Campaigners hope to add to their “growing group” of signatories which already includes Natalie Anna Ceeney, former chief executive of the Financial Ombudsman Service, Dame Alison Jane Carnwath, chairwoman of Land Securities, Dame Jayne-Anne Gadhia, who was chief exec of Virgin Money for over a decade, and Sally Morgan, a Labour Party politician who is the former chair of Ofsted.

“We are proud to have played a small part in building a society where more women have a voice at the top table,” the women behind the campaign said in a joint statement.

“But we’re frustrated to still read stories about women not getting the pay they deserve. Women should not be paid less than men to do exactly the same job. It is just wrong. So we’re starting a campaign to do something about it. We want to see radical and rapid action. And we need your help – whether you’re a man or woman. Over the coming months, we’re going to make this website a hub for action."

Research by the charity Young Women’s Trust, which helps young women on low or no pay, recently found two out of five women managers think their workplace is sexist.

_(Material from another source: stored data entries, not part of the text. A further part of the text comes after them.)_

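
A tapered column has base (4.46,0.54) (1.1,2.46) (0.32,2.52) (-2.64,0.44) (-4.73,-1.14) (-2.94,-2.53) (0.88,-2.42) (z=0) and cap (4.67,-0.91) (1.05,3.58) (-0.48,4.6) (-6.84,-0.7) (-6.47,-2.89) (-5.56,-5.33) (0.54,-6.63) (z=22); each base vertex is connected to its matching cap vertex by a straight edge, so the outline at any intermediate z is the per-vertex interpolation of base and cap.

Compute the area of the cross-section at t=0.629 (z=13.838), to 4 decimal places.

Cross-section at t=0.629: each vertex is (1-t)·p0[i] + t·p1[i].
  v1: (1-0.629)·(4.46,0.54) + 0.629·(4.67,-0.91) = (4.5921,-0.3721)
  v2: (1-0.629)·(1.1,2.46) + 0.629·(1.05,3.58) = (1.0686,3.1645)
  v3: (1-0.629)·(0.32,2.52) + 0.629·(-0.48,4.6) = (-0.1832,3.8283)
  v4: (1-0.629)·(-2.64,0.44) + 0.629·(-6.84,-0.7) = (-5.2818,-0.2771)
  v5: (1-0.629)·(-4.73,-1.14) + 0.629·(-6.47,-2.89) = (-5.8245,-2.2408)
  v6: (1-0.629)·(-2.94,-2.53) + 0.629·(-5.56,-5.33) = (-4.5880,-4.2912)
  v7: (1-0.629)·(0.88,-2.42) + 0.629·(0.54,-6.63) = (0.6661,-5.0681)
Shoelace sum Σ(x_i·y_{i+1} − x_{i+1}·y_i):
  i=1: 4.5921·3.1645 − 1.0686·-0.3721 = +14.9291 (running +14.9291)
  i=2: 1.0686·3.8283 − -0.1832·3.1645 = +4.6705 (running +19.5996)
  i=3: -0.1832·-0.2771 − -5.2818·3.8283 = +20.2712 (running +39.8708)
  i=4: -5.2818·-2.2408 − -5.8245·-0.2771 = +10.2215 (running +50.0923)
  i=5: -5.8245·-4.2912 − -4.5880·-2.2408 = +14.7134 (running +64.8057)
  i=6: -4.5880·-5.0681 − 0.6661·-4.2912 = +26.1108 (running +90.9165)
  i=7: 0.6661·-0.3721 − 4.5921·-5.0681 = +23.0253 (running +113.9418)
Area = |Σ|/2 = |113.9418|/2 = 56.9709

Area at t=0.629: 56.9709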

The research found one in five male bosses agreed sexist behaviour still exists in their organisation, while one in 10 men said men were better suited to management jobs than women – compared to three per cent of women.

The survey, based on a sample of over 800 managers, found these sexist attitudes appear to be translating into decisions that were holding women back.

The report said the figures demonstrated little change on last year’s results in spite of efforts to improve women’s equality such as gender pay gap reporting.